When it was founded, the purpose of the Occupation Museum was to document and raise awareness of Estonia's dark past. The well documented individual histories of the politically repressed and lists of deportees that the museum website once featured have now been erased. Gone too from the museum's leadership are the dedicated academics, historians and former dissidents like Heikki Ahonen, who once guided the museum's program and exhibits through a a unique mix of personal experience and professional expertise.
None of the country's major memory institutes that have made major research contributions were mentioned at Wednesday's press conference. Stakeholder groups, like the community of writers, filmmakers and historians who have worked on topics related to the occupation and repression, were invisible. Expositions that once offered important reminders of the occupation on Estonia's Independence Day have been replaced with children's handicraft classes and scavenger hunts. Cooking and finger painting may well replace exhibits about dissidents like Enn Tarto and displays of salvaged KGB prison doors.
Apparently, e-Estonia's appetite to remember the evils of Nazi and Soviet terror has soured as the country marches towards the blinding shimmer of a start-up powered e-future. Vladimir Putin and his legion of crypto-Soviet propagandists are no doubt licking their lips: the Estonians themselves are completing their work for them. No former political dissidents participated in the Museum press conference on Wednesday. No victims were mentioned.
It's commonly understood that one of Vladimir Putin's primary foreign policy objectives over the past decade has been to deny the Soviet “occupation” of the Baltic states. Domestically, Putin has enacted laws in Russia to criminalize what the Kremlin perceives as “falsifications of history” including the acknowledgement of the Soviet occupation. In the countries like Finland, the US and Canada, the Kremlin funds and supports academics, individuals and groups that reinforce its own versions of history. With this latest move, it seems that e-Estonia's leaders have succeeded in gifting Putin a great leap forward in forgetting the crimes of the Soviet occupation in Estonia.
In Latvia, Riga's Occupation Museum is fighting a tooth-and-nail battle with the city's pro-Putin mayor, whose actions threaten the very existence of that institution. In Estonia, we have voluntarily erased the word “Occupation” to be replaced by “Vabamu”: a cute portmanteau of the words “Vaba” (freedom) and “Musuem”. Instead of inspiring dignified reflection, “Vabamu” conjures up images of unicorns, butterflies and little fluffy clouds.

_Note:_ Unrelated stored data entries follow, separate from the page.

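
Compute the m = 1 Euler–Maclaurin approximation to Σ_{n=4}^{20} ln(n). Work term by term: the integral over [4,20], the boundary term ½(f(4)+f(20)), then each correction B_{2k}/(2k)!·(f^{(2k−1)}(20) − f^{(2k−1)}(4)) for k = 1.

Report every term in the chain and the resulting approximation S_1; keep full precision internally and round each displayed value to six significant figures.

S_1 ≈ 40.5438

∫_4^20 ln(x) dx evaluates to 38.3695.
Boundary: ½(f(4) + f(20)) = ½(1.38629 + 2.99573) = 2.19101.
Integral + boundary = 40.5605.
Correction k=1: B_{2}/2! · (f^{(1)}(20) − f^{(1)}(4)) = 1/12 · (0.0500000 − 0.250000) = -0.0166667.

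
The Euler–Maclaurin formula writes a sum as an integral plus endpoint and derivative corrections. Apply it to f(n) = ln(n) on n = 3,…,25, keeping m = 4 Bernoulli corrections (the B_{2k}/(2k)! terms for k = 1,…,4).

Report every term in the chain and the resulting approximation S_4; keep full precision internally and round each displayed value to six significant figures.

∫_3^25 ln(x) dx evaluates to 55.1761.
Endpoint term: (f(3) + f(25))/2 = (1.09861 + 3.21888)/2 = 2.15874.
So far: 57.3348.
Correction k=1: B_{2}/2! · (f^{(1)}(25) − f^{(1)}(3)) = 1/12 · (0.0400000 − 0.333333) = -0.0244444.
Running total after k=1: 57.3104.
Correction k=2: B_{4}/4! · (f^{(3)}(25) − f^{(3)}(3)) = −1/720 · (0.000128000 − 0.0740741) = 0.000102703.
Running total after k=2: 57.3105.
Correction k=3: B_{6}/6! · (f^{(5)}(25) − f^{(5)}(3)) = 1/30240 · (2.45760e-06 − 0.0987654) = -3.26597e-06.
Running total after k=3: 57.3105.
Correction k=4: B_{8}/8! · (f^{(7)}(25) − f^{(7)}(3)) = −1/1209600 · (1.17965e-07 − 0.329218) = 2.72171e-07.

S_4 ≈ 57.3105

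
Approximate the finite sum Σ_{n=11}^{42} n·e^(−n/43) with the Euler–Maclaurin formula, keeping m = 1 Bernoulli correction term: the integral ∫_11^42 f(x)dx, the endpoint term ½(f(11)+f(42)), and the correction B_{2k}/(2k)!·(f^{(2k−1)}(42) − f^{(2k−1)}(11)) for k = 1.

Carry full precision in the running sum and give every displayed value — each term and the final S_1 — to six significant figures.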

The motivation to de-emphasize and sanitize the “occupations” part of The Museum of Occupation deserves serious questioning. For the great many members of Estonia's political and business elite whose families collaborated with Soviet authorities and the KGB, the “Occupation” Museum is likely an embarrassing reminder of their own participation in the repression and occupation of Estonia. It's only natural that they would prefer a Museum that focuses on Estonia's recent freedom, and the future, rather than the murderous past. The majority of average Estonians have no reason to avoid the term “occupation.”
Or perhaps the “Vabamu” reboot is the brainchild of well meaning Estonian marketing students who in their youthful eagerness to turn down the “terror” and crank up the “fun” at the museum have forgotten that remembering the “occupations” is the primary purpose of the museum. And while this memory is miserable, it should be remembered as such. No amount of glitter and face paint can nor should, obscure the complex realities of this dark history.
Regardless, the strange new course that the Occupation Museum has been set on risks minimizing the repression and terror experienced by Estonians and the those minorities living in Estonia over the past century. In a country that still has much work to do reconciling its recent history, this move is a tragic leap backwards.
Marcus Kolga is a digital communications strategist, award winning documentary filmmaker, international human rights activist and the publisher of UpNorth.eu and president of the Estonian Central Council in Canada.